An Agency Loan is eligible to be purchased or guaranteed by Fannie Mae or Freddie Mac, often referred to as GSEs or government-sponsored enterprises. When you think of this type of investment property mortgage, you should think about the process you underwent in obtaining the mortgage on your primary residence. You will qualify based on your ability to repay the loan from all of your sources of income along with the strength of your credit. As part of the underwriting process, you’ll need to provide pay stubs, tax returns (with all of the appropriate schedules related to any investment property you own), bank statements, retirement states, and brokerage statements.
A Bank Loan is not eligible for sale to or guarantee by a GSE, so the bank has to hold the loan on their balance sheet in their own loan portfolio. Most local banks focus on financing commercial real estate and small businesses. Some allocate a portion of their assets for residential mortgage lending, including on rental properties. Often these loans are reserved for existing customers.
Bank regulators frown on banks originating and holding long-term mortgages because it is hard for banks to match those mortgages with long-term financing on their balance sheet. So Bank Loans often amortize over twenty or thirty years, but often include a balloon payment after five or seven years.
The qualification requirements for a Bank Loan typically are more flexible than on an Agency Loan. The bank will require you to provide documentation sufficient for them to document your ability to repay the loan. This will include your tax returns, pay stubs (if any), and personal financial statements.
A Non-QM loan, also referred to as a DSCR Loan or investment property loan, will have a full 30 year term and the lender will underwrite the loan based on your credit report and the monthly gross income generated by the investment property rather than your personal income. Non-QM Loans are not eligible for purchase or guarantee by a GSE, and most banks will not originate or purchase Non-QM investment property loans because they do not include underwriting the borrower’s ability to repay the loan based on their personal income.
If you’re interested in beginning the rental property loan process, contact us today to get started.

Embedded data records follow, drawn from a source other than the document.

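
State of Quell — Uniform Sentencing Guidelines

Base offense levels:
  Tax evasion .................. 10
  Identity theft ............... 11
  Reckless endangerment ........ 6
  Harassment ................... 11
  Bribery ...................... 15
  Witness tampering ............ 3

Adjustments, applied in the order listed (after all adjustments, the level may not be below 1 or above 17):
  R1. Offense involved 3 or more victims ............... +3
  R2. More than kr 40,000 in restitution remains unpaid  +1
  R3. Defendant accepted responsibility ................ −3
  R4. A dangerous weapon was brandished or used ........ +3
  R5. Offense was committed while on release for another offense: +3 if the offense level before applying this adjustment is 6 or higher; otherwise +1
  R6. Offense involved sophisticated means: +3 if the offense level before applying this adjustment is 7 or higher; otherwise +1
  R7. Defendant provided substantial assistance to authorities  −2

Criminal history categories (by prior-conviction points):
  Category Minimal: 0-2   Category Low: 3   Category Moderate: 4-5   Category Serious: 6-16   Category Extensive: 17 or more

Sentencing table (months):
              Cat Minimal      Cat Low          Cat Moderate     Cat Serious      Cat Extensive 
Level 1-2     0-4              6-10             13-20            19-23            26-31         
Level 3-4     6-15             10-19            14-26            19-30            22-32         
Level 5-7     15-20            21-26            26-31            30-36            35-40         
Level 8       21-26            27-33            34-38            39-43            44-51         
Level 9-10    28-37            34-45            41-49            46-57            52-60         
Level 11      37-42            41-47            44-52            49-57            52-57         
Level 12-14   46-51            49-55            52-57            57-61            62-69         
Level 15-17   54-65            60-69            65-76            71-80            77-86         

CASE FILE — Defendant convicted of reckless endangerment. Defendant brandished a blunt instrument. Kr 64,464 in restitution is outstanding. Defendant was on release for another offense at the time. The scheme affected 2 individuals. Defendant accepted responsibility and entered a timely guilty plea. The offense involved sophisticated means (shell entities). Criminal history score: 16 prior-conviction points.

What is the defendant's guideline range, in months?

Base offense level for reckless endangerment: 6.
R2 applies: 6 + 1 = 7.
R3 applies: 7 − 3 = 4.
R4 applies: 4 + 3 = 7.
R5 applies (level before this adjustment is 7 ≥ 6, so +3): 7 + 3 = 10.
R6 applies (level before this adjustment is 10 ≥ 7, so +3): 10 + 3 = 13.
Final offense level: 13.
Criminal history: 16 prior points → Category Serious (6-16).
Level 13 falls in the 12-14 band.
Grid: Level 12-14 × Category Serious = 57-61 months.

57-61 months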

Other Investment Property Financing Options
While the three methods above are the most popular ways to obtain an investment property mortgage, real estate investors have some other options including:
• Hard money loans: A hard money loan is a short term option for investment properties. This loan type is typically used for construction projects, but can be used for rental properties as well.
• Home equity options: If you have a primary residence, you can use a home equity loan or a home equity line of credit to borrow against the equity and purchase an investment property. Keep in mind, your primary residence will be used as collateral when obtaining a home equity loan. It is essential that you keep up with each monthly mortgage payments in order to keep your home.
• Cash-out refinance: Cash-out refinancing is a great real estate investing tool and doesn't necessarily involve your primary residence. It enables investors to pull cash out of an existing property, including an investment property, to finance their next investment. Keep in mind, there will still be a down payment and closing costs associated with the loan.
Comparing Investment or Rental Property Mortgage Rates
There are a variety of online sources of mortgage rates for Agency Rates. The table above provides an indication of current rates for primary residences. To compare investment property mortgage rates to get an idea of current rates for each of the rental loan options, take the quoted rate below and then make the following adjustments:
• Agency Loan for a rental property: +100 bps (so if the quoted rate is 3%, then add 1%, so you could expect something around 4%);
• Bank Loan: +200-400 bps (so 5%-7%); and
• Non-QM Loan: +200-400 bps.
Lenders typically also have origination and other fees. Origination fees often are calculated as a percentage of the loan amount and often are presented as “points.” One point is equal to 1% of the loan amount.
Other fees, such as an underwriting fee, may be presented as flat amounts that do not vary with loan amount. Typically, you will be able to trade a higher interest rate for lower fees, particularly origination fees. Conversely, you often can reduce your interest rate if you’re willing to pay higher upfront fees.